The cat sits on the back of the sofa looking
out the window through the softly falling snow
at the last bit of gray light.
I can’t say the sun is going down.
We haven’t seen the sun for two months.
I am sitting in the blue chair listening to this stillness.
The only sound: the occasional gurgle of tea
coming out of the pot and into the cup.
How can this be?
Such calm, such peace, such solitude
in this world of woe.
I have come to appreciate David Budbill’s spare and thoughtful poems. As his daughter said, he lived ‘a remote yet engaged life’, in rural Vermont, in ‘contemplation of life’s big questions’. I find his poems simple but far from simplistic.
You cat-lovers will recognize the iconic image of your cat sitting on the back of the sofa watching the softly falling snow at the end of the day.

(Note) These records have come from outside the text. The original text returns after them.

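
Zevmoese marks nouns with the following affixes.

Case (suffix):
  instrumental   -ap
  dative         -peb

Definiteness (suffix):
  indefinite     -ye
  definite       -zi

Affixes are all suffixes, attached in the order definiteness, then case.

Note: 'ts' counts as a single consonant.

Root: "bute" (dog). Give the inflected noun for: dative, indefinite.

buteyepeb

Attach definiteness indefinite -ye → buteye.
Attach case dative -peb → buteyepeb.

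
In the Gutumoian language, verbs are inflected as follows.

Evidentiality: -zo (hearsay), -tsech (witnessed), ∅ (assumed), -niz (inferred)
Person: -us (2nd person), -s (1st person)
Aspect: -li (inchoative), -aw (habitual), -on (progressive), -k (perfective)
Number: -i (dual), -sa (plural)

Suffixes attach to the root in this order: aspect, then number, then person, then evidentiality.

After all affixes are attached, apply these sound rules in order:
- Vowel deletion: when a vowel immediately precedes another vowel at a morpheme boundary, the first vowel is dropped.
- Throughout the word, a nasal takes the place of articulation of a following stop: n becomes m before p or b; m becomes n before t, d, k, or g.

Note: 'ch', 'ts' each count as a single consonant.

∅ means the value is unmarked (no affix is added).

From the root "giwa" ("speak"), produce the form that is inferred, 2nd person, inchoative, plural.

giwalisusniz

Attach aspect inchoative -li → giwali.
Attach number plural -sa → giwalisa.
Attach person 2nd person -us → giwalisaus.
Attach evidentiality inferred -niz → giwalisausniz.
Apply vowel deletion: giwalisausniz → giwalisusniz.
Nasal assimilation: no change.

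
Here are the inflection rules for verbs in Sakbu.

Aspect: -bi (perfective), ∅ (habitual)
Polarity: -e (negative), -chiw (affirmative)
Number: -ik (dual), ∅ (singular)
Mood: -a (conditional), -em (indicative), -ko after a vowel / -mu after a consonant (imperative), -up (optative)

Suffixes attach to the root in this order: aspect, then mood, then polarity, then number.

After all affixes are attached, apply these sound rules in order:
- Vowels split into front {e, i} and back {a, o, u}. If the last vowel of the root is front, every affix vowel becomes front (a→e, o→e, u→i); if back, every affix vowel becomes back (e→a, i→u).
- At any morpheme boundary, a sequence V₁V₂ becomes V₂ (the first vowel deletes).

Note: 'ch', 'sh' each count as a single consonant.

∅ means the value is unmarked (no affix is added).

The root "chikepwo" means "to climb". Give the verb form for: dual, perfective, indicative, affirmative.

chikepwobamchuwuk

Attach aspect perfective -bi → chikepwobi.
Attach mood indicative -em → chikepwobiem.
Attach polarity affirmative -chiw → chikepwobiemchiw.
Attach number dual -ik → chikepwobiemchiwik.
Apply vowel harmony: chikepwobiemchiwik → chikepwobuamchuwuk.
Apply vowel deletion: chikepwobuamchuwuk → chikepwobamchuwuk.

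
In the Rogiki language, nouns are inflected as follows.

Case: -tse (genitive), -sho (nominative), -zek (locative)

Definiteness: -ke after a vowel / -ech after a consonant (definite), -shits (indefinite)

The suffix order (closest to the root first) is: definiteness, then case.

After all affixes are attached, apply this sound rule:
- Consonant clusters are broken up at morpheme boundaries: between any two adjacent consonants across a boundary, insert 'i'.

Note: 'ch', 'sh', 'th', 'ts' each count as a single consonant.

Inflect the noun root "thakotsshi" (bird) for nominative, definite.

Attach definiteness definite -ke (after vowel 'i') → thakotsshike.
Attach case nominative -sho → thakotsshikesho.
Epenthesis: no change.

thakotsshikesho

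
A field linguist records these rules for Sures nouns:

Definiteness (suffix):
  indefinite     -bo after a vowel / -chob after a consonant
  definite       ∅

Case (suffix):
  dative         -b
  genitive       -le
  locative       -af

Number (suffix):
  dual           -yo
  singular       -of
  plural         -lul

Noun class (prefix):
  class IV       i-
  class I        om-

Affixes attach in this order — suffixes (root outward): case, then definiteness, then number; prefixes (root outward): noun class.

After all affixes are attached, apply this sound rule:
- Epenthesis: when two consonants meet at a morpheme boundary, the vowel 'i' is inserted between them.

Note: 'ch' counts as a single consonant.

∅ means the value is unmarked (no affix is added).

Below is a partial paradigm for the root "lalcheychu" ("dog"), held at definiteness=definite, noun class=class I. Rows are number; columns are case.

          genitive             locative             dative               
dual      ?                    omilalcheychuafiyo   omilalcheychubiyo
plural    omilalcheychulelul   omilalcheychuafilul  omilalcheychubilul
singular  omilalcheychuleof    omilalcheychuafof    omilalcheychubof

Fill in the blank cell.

Attach case genitive -le → lalcheychule.
definiteness = definite: zero marking, form stays lalcheychule.
Attach number dual -yo → lalcheychuleyo.
Attach noun class class I om- → omlalcheychuleyo.
Apply epenthesis: omlalcheychuleyo → omilalcheychuleyo.

omilalcheychuleyo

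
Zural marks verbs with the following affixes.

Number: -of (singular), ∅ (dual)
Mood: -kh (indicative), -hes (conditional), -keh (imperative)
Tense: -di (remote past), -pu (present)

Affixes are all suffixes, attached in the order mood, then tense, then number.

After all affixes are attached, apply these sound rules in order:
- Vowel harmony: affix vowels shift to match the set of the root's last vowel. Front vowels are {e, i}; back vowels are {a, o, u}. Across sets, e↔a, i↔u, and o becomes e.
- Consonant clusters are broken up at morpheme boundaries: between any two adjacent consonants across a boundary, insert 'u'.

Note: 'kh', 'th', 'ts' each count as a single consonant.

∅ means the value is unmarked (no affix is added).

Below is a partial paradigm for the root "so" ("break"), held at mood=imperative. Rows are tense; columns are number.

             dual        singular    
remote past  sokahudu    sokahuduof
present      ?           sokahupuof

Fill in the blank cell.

Attach mood imperative -keh → sokeh.
Attach tense present -pu → sokehpu.
number = dual: zero marking, form stays sokehpu.
Apply vowel harmony: sokehpu → sokahpu.
Apply epenthesis: sokahpu → sokahupu.

sokahupu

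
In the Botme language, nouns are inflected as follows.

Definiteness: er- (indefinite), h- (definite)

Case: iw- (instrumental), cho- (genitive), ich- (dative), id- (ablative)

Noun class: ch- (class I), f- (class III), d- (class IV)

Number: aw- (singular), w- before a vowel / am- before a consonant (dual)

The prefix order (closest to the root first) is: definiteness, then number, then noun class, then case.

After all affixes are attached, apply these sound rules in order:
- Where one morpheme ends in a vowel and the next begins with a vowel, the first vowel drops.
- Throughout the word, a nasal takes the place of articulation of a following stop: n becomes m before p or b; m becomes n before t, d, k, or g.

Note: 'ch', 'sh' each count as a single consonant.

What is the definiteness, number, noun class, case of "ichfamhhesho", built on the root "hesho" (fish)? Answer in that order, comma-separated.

Segment: ich-f-am-h-hesho.
definiteness: h- → definite.
number: w/am- → dual.
noun class: f- → class III.
case: ich- → dative.

definite, dual, class III, dative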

As to that last bit of gray light, he refuses to admit that the sun is setting. It’s more that We haven’t seen the sun for two months, – winter in northern climes. But, he adds, Who cares? so what?
He tells us the lack of sunshine is irrelevant when one is listening to this stillness, only the sound of tea being poured into a cup, a music you may well recognize. And here is the question: How can this be? The sound of such stillness on a January afternoon: Such calm, such peace, such solitude / in this world of woe. How is it possible this quietude exists in the tumult of this world?
I would say that it exists in this poem; may you find the solace of calm and peace and solitude in your days.